Like the Taipei Biennale’s engagement with the Situationists, one of the show’s greatest strengths was its ability to engage and sometimes even reimagine the practices of important historical artists. Occasionally, the biennale simply showed the artist’s work, like the three wonderful films by Yvonne Rainer which appeared in the show’s film series or the paintings by the important Chinese/Taiwanese artist, Yeh Shih-Chiang. But more typical of the way that the show used these historical artists and works was Yeh Wei-Li ‘s project which revisited Yeh Shih-Chiang’s work by looking at a number of the spaces where Yeh Shih-Chiang worked. Yeh Wei-Li created new works out of the remnants of these old spaces. Of course, Yeh Wei-Li’s work also fit the show’s concern with the shifting meaning of location.
In Retrospective, Xavier Le Roy revisited his own work from 1994-2014. But this was not a simplistic return. His gestures were transformed into loops by other dancers, who mixed the dance with their own autobiographies. The dancers reset their actions each time a new viewer entered the space. They would focus on the viewer moving toward them in very particular ways. Then one dancer from the group would approach and explain how a particular gesture fit into the dancer’s own biography.
Two of Manon de Boer’s amazing 16mm films revisited historical artists. Her works Sequenze and Two Times 4’33” revisited the work of Luciano Berio and John Cage, respectively. These two films were interesting, but her third film, Resonating Surfaces, was amazing. It was firstly an incredibly beautiful portrait of the city of San Paulo, its images reminiscent of Bernice Abbot’s photographs of New York. It fit into the show’s emphasis on location. Second, the film was a portrait of Suely Rolnik.

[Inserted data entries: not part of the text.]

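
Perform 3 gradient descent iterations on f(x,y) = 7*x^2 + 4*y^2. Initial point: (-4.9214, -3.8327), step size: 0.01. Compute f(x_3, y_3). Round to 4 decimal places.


Gradient descent on f(x,y) = 7*x^2 + 4*y^2.
Starting point: (-4.9214, -3.8327), alpha = 0.01
Step 1: grad_x = 2*7*-4.9214 = -68.8996, grad_y = 2*4*-3.8327 = -30.6616
  x_1 = -4.9214 - 0.01*-68.8996 = -4.2324
  y_1 = -3.8327 - 0.01*-30.6616 = -3.5261
Step 2: grad_x = 2*7*-4.2324 = -59.2537, grad_y = 2*4*-3.5261 = -28.2087
  x_2 = -4.2324 - 0.01*-59.2537 = -3.6399
  y_2 = -3.5261 - 0.01*-28.2087 = -3.244
Step 3: grad_x = 2*7*-3.6399 = -50.9581, grad_y = 2*4*-3.244 = -25.952
  x_3 = -3.6399 - 0.01*-50.9581 = -3.1303
  y_3 = -3.244 - 0.01*-25.952 = -2.9845
f(-3.1303, -2.9845) = 7*(-3.1303)^2 + 4*(-2.9845)^2 = 104.2193


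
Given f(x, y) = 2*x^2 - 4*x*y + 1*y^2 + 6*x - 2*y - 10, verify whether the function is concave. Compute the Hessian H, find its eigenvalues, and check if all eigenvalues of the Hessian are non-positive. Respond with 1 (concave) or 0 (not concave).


The Hessian of f(x,y) = 2*x^2 - 4*x*y + 1*y^2 + 6*x - 2*y - 10 is:
H = [[4, -4], [-4, 2]]
Trace = 4 + 2 = 6
Determinant = 4*2 - (-4)^2 = -8
Discriminant = (6)^2 - 4*-8 = 68.0
Eigenvalues: lambda_1 = -1.1231, lambda_2 = 7.1231
The function is not concave.

0


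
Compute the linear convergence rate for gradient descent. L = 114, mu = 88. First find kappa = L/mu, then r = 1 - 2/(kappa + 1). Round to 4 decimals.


Step 1: Compute the condition number.
kappa = L/mu = 114/88 = 1.2955
Step 2: Compute the convergence rate.
r = 1 - 2/(kappa + 1) = 1 - 2*mu/(L + mu) = (L - mu)/(L + mu) = 26/202 = 0.1287


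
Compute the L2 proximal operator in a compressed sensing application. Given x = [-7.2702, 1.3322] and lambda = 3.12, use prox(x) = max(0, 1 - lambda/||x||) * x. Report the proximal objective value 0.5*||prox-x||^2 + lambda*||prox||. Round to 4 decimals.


Step 1: Compute ||x||.
||x|| = 7.3912
Step 2: Compute scaling factor.
scale = max(0, 1 - 3.12/7.3912) = 0.5779
Step 3: prox(x) = [-4.2013, 0.7699]
||prox(x)|| = 4.2712
Step 4: Proximal objective.
0.5*||prox-x||^2 = 4.8672
lambda*||prox|| = 13.3261
Total = 18.1935


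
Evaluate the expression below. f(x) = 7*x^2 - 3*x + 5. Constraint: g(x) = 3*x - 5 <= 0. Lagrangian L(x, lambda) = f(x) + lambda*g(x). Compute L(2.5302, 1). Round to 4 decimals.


Step 1: Evaluate f(x).
f(2.5302) = 7*2.5302^2 - 3*2.5302 + 5 = 42.2228
Step 2: Evaluate g(x).
g(2.5302) = 3*2.5302 - 5 = 2.5906
Step 3: Compute Lagrangian.
L = 42.2228 + 1*2.5906 = 44.8134


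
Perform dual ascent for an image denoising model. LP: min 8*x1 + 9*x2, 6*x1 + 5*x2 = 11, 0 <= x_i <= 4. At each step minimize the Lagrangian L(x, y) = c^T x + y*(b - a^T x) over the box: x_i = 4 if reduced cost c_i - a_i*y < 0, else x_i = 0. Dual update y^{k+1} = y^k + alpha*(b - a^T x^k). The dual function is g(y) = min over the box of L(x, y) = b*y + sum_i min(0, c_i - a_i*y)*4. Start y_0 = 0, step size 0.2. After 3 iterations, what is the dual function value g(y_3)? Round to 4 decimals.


Dual ascent for LP: min 8*x1 + 9*x2, 6*x1 + 5*x2 = 11, 0 <= x_i <= 4
Step 1: y^k = 0.0, reduced costs: (8.0, 9.0)
  x^k = (0.0, 0.0), subgradient = b - a^T x = 11.0
  y^{k+1} = 0.0 + 0.2*11.0 = 2.2
Step 2: y^k = 2.2, reduced costs: (-5.2, -2.0)
  x^k = (4.0, 4.0), subgradient = b - a^T x = -33.0
  y^{k+1} = 2.2 + 0.2*-33.0 = -4.4
Step 3: y^k = -4.4, reduced costs: (34.4, 31.0)
  x^k = (0.0, 0.0), subgradient = b - a^T x = 11.0
  y^{k+1} = -4.4 + 0.2*11.0 = -2.2
Dual objective at y_3 = -2.2: reduced costs (21.2, 20.0), box minimizer x = (0.0, 0.0)
g(y_3) = b*y + (c1 - a1*y)*x1 + (c2 - a2*y)*x2 = 11*(-2.2) + 21.2*0.0 + 20.0*0.0 = -24.2 + 0.0 + 0.0 = -24.2


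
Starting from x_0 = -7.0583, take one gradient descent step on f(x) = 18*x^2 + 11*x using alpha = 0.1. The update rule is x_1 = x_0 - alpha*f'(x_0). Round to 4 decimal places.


We compute the gradient at x_0 and apply the update.
f'(x) = 36*x + 11
f'(-7.0583) = 36*-7.0583 + 11 = -243.0988
x_1 = -7.0583 - 0.1*-243.0988 = 17.2516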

In the film, a voiceover which seemed to be extracted from Rolnik’s article Deleuze, Schizoanalyst (Click to see the article), gives an account of Rolnik’s suffering and imprisonment under Brazil’s military dictatorship, and how a research project proposed by Félix Guattari helped Rolnik heal. Resonating Surfaces was a beautiful and important work.
Quietness and seriousness are not qualities commonly associated with contemporary art biennials, much less the contemporary art world. But these were the qualities that made the Taipei Biennial important. Its interest in the shifting meanings of landscapes and willingness to reconsider the practices of established artists made the Taipei Biennial one of the most exciting shows this year.